View all Finding the Plug | November 14, 2015
Introductory Rites: The Collect
The Introductory Rites conclude with an opening prayer known as the Collect. It’s an appropriate name for various reasons.
A moment of recollection
The celebrant invites the faithful to pray briefly in silence, and that’s the moment to recollect yourself and focus on the prayer intentions for which you are participating in this Mass. Every Mass is offered for a specific intention or intentions, and since the merits of the celebration of the Eucharist come from Our Lord, the sky is the limit as to how many things we can pray for in Mass: his merits are infinite.
Summing up the character of the day’s liturgical celebration
Collecta in Latin can also refer to a collection or summing up. The Collect summarizes the reason for the liturgy of the day: thanksgiving, penance, Easter, Christmas, a particular saint, a particular need of the Church or the world. In summarizing the main prayer of the celebration it allows us to recollect ourselves and join our hearts and minds fully to the reason for which we’re celebrating.
Uniting our prayer intentions
The moment of the Collect unifies the prayer intentions of everyone present; you could say that a collection is being taken of prayer intentions when the celebrant says, “Let us pray.” We should renew in this moment our desire that God not only considering what we’re asking for in the prayer itself, but also what everyone present is asking for, and for the intentions of the whole Church.

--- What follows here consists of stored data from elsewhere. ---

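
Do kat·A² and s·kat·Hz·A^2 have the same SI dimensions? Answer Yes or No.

Left side:
  kat = mol/s = s⁻¹·mol (catalytic activity).
  Combining: kat·A² = (s⁻¹·mol) · A² = s⁻¹·A²·mol.
Right side:
  kat = mol/s = s⁻¹·mol (catalytic activity).
  Hz = 1/s = s⁻¹ (frequency is cycles per second).
  Combining: s·kat·Hz·A² = s · (s⁻¹·mol) · s⁻¹ · A² = s⁻¹·A²·mol.
Both reduce to s⁻¹·A²·mol.

Yes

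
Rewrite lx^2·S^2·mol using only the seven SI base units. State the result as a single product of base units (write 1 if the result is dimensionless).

lx = lm/m² (illuminance = luminous flux per area),
    = m⁻²·cd.
So lx² = m⁻⁴·cd².
S = 1/Ω (conductance is reciprocal resistance),
    = kg⁻¹·m⁻²·s³·A².
So S² = kg⁻²·m⁻⁴·s⁶·A⁴.
Combining: lx²·S²·mol = (m⁻⁴·cd²) · (kg⁻²·m⁻⁴·s⁶·A⁴) · mol = kg⁻²·m⁻⁸·s⁶·A⁴·mol·cd².

kg⁻²·m⁻⁸·s⁶·A⁴·mol·cd²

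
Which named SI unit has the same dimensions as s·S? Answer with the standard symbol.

F

S = 1/Ω (conductance is reciprocal resistance),
    = kg⁻¹·m⁻²·s³·A².
Combining: s·S = s · (kg⁻¹·m⁻²·s³·A²) = kg⁻¹·m⁻²·s⁴·A².
kg⁻¹·m⁻²·s⁴·A² is the base-SI form of the farad.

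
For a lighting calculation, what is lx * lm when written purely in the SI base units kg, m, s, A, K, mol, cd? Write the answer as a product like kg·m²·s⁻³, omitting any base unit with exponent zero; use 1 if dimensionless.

lx = m⁻²·cd.
lm = cd.
Combining: lx·lm = (m⁻²·cd) · cd = m⁻²·cd².

m⁻²·cd²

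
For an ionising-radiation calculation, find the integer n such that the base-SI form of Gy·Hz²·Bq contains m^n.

Gy = J/kg (absorbed dose = energy per mass),
    = m²·s⁻².
Hz = 1/s = s⁻¹ (frequency is cycles per second).
So Hz² = s⁻².
Bq = 1/s = s⁻¹ (activity is decays per second).
Combining: Gy·Hz²·Bq = (m²·s⁻²) · s⁻² · s⁻¹ = m²·s⁻⁵.
The exponent of m is 2.

2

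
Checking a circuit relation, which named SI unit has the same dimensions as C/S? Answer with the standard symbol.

Wb

C = A·s = s·A (charge = current × time).
S = 1/Ω (conductance is reciprocal resistance),
    = kg⁻¹·m⁻²·s³·A².
So S⁻¹ = kg·m²·s⁻³·A⁻².
Combining: C·S⁻¹ = (s·A) · (kg·m²·s⁻³·A⁻²) = kg·m²·s⁻²·A⁻¹.
kg·m²·s⁻²·A⁻¹ is the base-SI form of the weber.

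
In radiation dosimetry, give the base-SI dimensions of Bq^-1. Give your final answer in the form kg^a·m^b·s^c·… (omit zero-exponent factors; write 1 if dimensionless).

s

Bq = 1/s = s⁻¹ (activity is decays per second).
So Bq⁻¹ = s.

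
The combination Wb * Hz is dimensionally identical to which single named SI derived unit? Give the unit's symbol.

Wb = V·s (flux: a volt is a weber per second),
    = kg·m²·s⁻²·A⁻¹.
Hz = 1/s = s⁻¹ (frequency is cycles per second).
Combining: Wb·Hz = (kg·m²·s⁻²·A⁻¹) · s⁻¹ = kg·m²·s⁻³·A⁻¹.
kg·m²·s⁻³·A⁻¹ is the base-SI form of the volt.

V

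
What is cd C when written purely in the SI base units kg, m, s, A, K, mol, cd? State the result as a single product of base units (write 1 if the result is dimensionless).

s·A·cd

C = A·s = s·A (charge = current × time).
Combining: cd·C = cd · (s·A) = s·A·cd.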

It is also the moment when we unite our prayer intentions to Christ’s. Christ is the mediator who presents our petitions to Our Heavenly Father along with his own; as High Priest he is at the right hand of the Father right now interceding for us. That’s why, with some exceptions, the Collect addresses God the Father and then concludes with, “Through Our Lord Jesus Christ, your son…”; it is addressed to God the Father, done through the Son, in the Holy Spirit.
Addressing God through the celebrant
The bishop or priest celebrating the Eucharist is the sign of Christ’s presence: he addresses God at the beginning of the Collect on behalf of everyone present. He extends his hands in supplication, and recalls one of the Lord’s great deeds or attributes before making the main petition of the Mass.
By responding “Amen” the faithful are saying, in a manner of speaking, “I second that motion: God is great and what the celebrant is requesting is our petition, not just his. Please consider all our petitions.”
With the concluding “Amen” of the Introductory Rites we’re ready not just to attend the Mass or say the Mass, but to pray the Mass with forgiveness received, glory to God given, and the reason for which we’re participating clearly in heart and mind.